In the 1950s, Israeli choreographers began introducing elements of Hassidic dance into Israeli folk dance. Hassidism is a mystical Jewish movement that began in Eastern Europe about 1740. For the Hassidim, dance is not only an expression of joy and celebration, but also a form of prayer. Like other Orthodox Jews, Hassidic men and women never dance together. Some elements of Hassidic dance are suggestive of prayer; these include rocking or swaying, heel touches, and raising one or both hands with the palm inwards, as though appealing to God. At times, the styling of a Hassidic dance suggests intoxication, whether the source of the intoxication is religious fervor, alcohol, or a combination of the two is unclear.
Some Israeli dances, especially in the early days before Israel became a state (1948), were influenced by dances of two local non-Jewish ethnic groups, the Bedouin and the Circassians. (The Bedouin are Arabs who were originally nomadic.). The Bedouin dance form known as the Debka is a macho dance that the men do to impress the women; it typically includes stamps and unusual leaps (e.g., sideways leaps or crossover leaps). The Circassians are a tiny minority group in Israel; they are Moslem, but not Arab. They originally lived in the area between the Black Sea and the Caspian Sea. After they were conquered by the Russians in 1864, many of the Circassians fled to various parts of the Turkish (Ottoman) Empire, including Palestine.
Q. What makes Israeli folk dancing special?
A. Firstly, although Israeli folk dance is relatively new (roughly 80 years old), it is founded on much older Jewish and non-Jewish folk dance traditions. Also, unlike many folk dance traditions that have tried to remain “pure”, shunning outside influences or denying the existence of these influences, Israeli folk dance is continually absorbing influences from other folk and non-folk dance forms, and no one is the least bit ashamed of this.

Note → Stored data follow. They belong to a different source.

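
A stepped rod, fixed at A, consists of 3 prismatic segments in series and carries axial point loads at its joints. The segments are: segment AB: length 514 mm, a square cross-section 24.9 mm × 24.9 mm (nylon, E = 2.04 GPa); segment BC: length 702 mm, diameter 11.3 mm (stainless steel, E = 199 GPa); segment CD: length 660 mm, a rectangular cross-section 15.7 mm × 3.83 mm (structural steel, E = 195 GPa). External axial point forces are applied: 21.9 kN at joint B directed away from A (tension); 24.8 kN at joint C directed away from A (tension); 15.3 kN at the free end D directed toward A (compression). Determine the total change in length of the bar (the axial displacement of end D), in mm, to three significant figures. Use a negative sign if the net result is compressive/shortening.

Internal axial forces (sectioning from the free end, tension +): N_CD = -15.3 kN, N_BC = 9.5 kN, N_AB = 31.4 kN.
A_AB = 620 mm².
A_BC = 100.3 mm².
A_CD = 60.13 mm².
δ_AB = 31400·514/(620·2040) = 12.76 mm
δ_BC = 9500·702/(100.3·199000) = 0.3342 mm
δ_CD = -15300·660/(60.13·195000) = -0.8612 mm
δ = Σδ_i = 12.23 mm.

12.2 mm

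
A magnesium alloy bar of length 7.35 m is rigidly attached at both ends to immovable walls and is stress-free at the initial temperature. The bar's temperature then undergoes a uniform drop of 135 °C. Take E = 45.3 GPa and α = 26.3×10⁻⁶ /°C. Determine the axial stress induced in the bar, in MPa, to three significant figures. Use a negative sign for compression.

161 MPa

Free thermal expansion αLΔT = 26.3e-6 · 7350 · -135 = -26.1 mm.
The walls impose strain ε = −(-26.1)/7350 = 3.5505e-03; σ = Eε = 45300 · 3.5505e-03 = 160.8 MPa.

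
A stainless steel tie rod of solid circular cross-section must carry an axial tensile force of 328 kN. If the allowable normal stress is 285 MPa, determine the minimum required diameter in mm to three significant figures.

Required area A ≥ P/σ_allow = 328000/285 = 1151 mm².
For a solid circular section, d ≥ √(4A/π) = 38.28 mm.

38.3 mm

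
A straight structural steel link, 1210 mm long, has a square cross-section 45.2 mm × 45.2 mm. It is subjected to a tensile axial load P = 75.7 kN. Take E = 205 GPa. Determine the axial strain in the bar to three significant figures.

A = 2043 mm².
σ = N/A = 37.05 MPa; ε = σ/E = 37.05/205000 = 1.807e-04.

1.81e-04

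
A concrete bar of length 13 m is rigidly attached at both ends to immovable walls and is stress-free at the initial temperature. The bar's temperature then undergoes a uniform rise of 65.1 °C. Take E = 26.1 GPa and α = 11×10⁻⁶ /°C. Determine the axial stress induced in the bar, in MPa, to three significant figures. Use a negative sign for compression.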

Meanwhile, unlike many folk dance traditions, Israeli folk dance is highly egalitarian. In Israeli folk dance, there are no men’s dances or women’s dances. Anyone is free to do any dance. Also, in a Greek line dance, the dance leader (almost always a man) has a special role; he may direct the rest of the line to follow whatever he is doing, or he may choose to do special steps that are different from what everyone else is doing. In Israeli folk dance, the leader of a line dance can choose where the line goes, but otherwise he or she has no special steps and no special prerogatives. The egalitarian nature of Israeli folk dance is a reflection of the early Zionist-socialist ideals, which taught that men and women are equal, and that no one should have any special status.
Q. Are new Israeli folk dances still written?
A. Israeli folk dance is growing and evolving more rapidly than any other folk dance tradition in the world. Some folk dance traditions are small and relatively static. For instance, there are only about 30 Greek folk dances. Someone cannot just choreograph a new Greek folk dance and have it accepted into the canon. Some folk dance traditions are larger and more dynamic. For example, there are roughly 4,000 Romanian folk dances; some of these are believed to be more than 1,000 years old, but several Romanian folk dances were introduced in just the last decade (almost one new dance per year).
There are over 4,000 Israeli folk dances, and 50-100 new Israeli folk dances are introduced each year. To be fair about this, there are at least 200-300 Israeli folk dances that are “dead,” meaning that they are no longer danced. Some Israeli dances have had brief flashes of popularity and then faded from the scene. But, many Israeli dances have endured and remain popular half a century after their introduction.